Not posted anywhere else yet, but it's time for me to move on from my beloved Tacoma X-runner. I've had it from new for over 14 years. Many of you have been for ride alongs and enjoyed the nonsense that is the Japanese Race Truck. I still think it's the perfect vehicle. Stuff goes in it. Everything is overbuilt to Toyota truck standards. It's surprisingly light ~3500 lbs, and the CG is down low for what it is.
What the hell is an X-runner anyways? Toyota for some reason built a 6spd manual sport truck benchmarked against the 350Z. Mostly they were sold stateside, and eventually only available in Hawaii. It's somewhere between reliable overbuilt Toyota truck, and oldschool muscle car. There are no driver aids other than ABS.
Good Things:
1 Owner, dealer/professionally maintained, enthusiast owned, quality mods. By and large the interior is new looking as I rarely have passengers in there.
Bad Things:
The paint is shot. Stone chips, dings, rust starting. The windshield is trashed on the passenger side from a large hit a few years ago. If the glass comes out, the roof should be repainted as that's the main rust area from stone chips. Frankly it'd be easier to repaint the whole car and do it right.
Mods:
Breathing: AFE Intake, URD Long tube equal length headers (decatted), equal length Y-pipe and exhaust. Dyno backup for the headers alone was something like 12% power gains; I could hunt those down if anyone really cared.
Suspension: Front progressive rate lowering springs (ride like stock) and 2" lowering blocks in the rear. I'm getting too old for the ride quality to be honest as 99% of my use is highway commuting. I have just replaced the upper control arms and swaybar end links up front as one joint had some slop in it. Factory Bilsteins still present and working fine, but look crusty.
Drivetrain: Uprated Stage 2 clutch installed by Cam & Co @ Carline. A steel sleeve with upsized throwout bearing was installed at the same time. This is the chronic weak point from the factory and starts with a squeaky bearing but can progress to a broken transmission casting. The sleeve is a must-have remedy. The rear differential is an Eaton Tru-Trac.
Wheels: Work Wheels in a staggered 18x9.5 and 18x10.5 with 275 section tires all the way around. One of the rears is curbed to my shame.

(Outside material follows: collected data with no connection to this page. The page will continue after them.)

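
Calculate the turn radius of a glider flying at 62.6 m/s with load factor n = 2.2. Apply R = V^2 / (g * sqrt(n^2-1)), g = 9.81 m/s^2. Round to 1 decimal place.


Step 1: V^2 = 62.6^2 = 3918.76
Step 2: n^2 - 1 = 2.2^2 - 1 = 3.84
Step 3: sqrt(3.84) = 1.959592
Step 4: R = 3918.76 / (9.81 * 1.959592) = 203.9 m

203.9


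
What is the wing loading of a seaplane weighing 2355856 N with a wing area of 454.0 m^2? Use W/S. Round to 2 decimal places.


Step 1: Wing loading = W / S = 2355856 / 454.0
Step 2: Wing loading = 5189.11 N/m^2

5189.11


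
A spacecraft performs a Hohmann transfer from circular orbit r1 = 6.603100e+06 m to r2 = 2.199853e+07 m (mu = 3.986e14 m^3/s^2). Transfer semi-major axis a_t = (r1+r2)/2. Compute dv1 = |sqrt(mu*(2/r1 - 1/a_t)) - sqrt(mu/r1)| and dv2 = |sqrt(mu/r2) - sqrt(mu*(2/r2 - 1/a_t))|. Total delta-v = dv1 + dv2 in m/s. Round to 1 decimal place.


Step 1: Transfer semi-major axis a_t = (6.603100e+06 + 2.199853e+07) / 2 = 1.430082e+07 m
Step 2: v1 (circular at r1) = sqrt(mu/r1) = 7769.53 m/s
Step 3: v_t1 = sqrt(mu*(2/r1 - 1/a_t)) = 9636.32 m/s
Step 4: dv1 = |9636.32 - 7769.53| = 1866.79 m/s
Step 5: v2 (circular at r2) = 4256.69 m/s, v_t2 = 2892.45 m/s
Step 6: dv2 = |4256.69 - 2892.45| = 1364.24 m/s
Step 7: Total delta-v = 1866.79 + 1364.24 = 3231.0 m/s

3231.0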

AutoX corners can be a bit tight for the wheelbase but highway and most city driving is just hilarious. I cannot get ABS to activate with the summers on, it runs out of brakes before tires. Stoptech slotted rotors up front, factory pads.
Major repairs from the past few years:
I have changed out the front control arms as mentioned. Brakes inspected and healthy.
The driveshaft U-joint failed and e-brake cables seized, both replaced. During diagnosis Toyota did a compression or leakdown test and everything came back good. I have paperwork on that somewhere.
I will change out the serpentine idlers and put a new belt on in the next few days (one just failed).
Winter tires are Michelin X-Ices, 18mo old on factory alloys. Summers are tired but sticky still and fine in rain. Wintertime 3rd and 4th gear drifts are very rewarding.
Milage is right around 230,000kms and going up daily.
I'm thinking $15k with some wiggle room.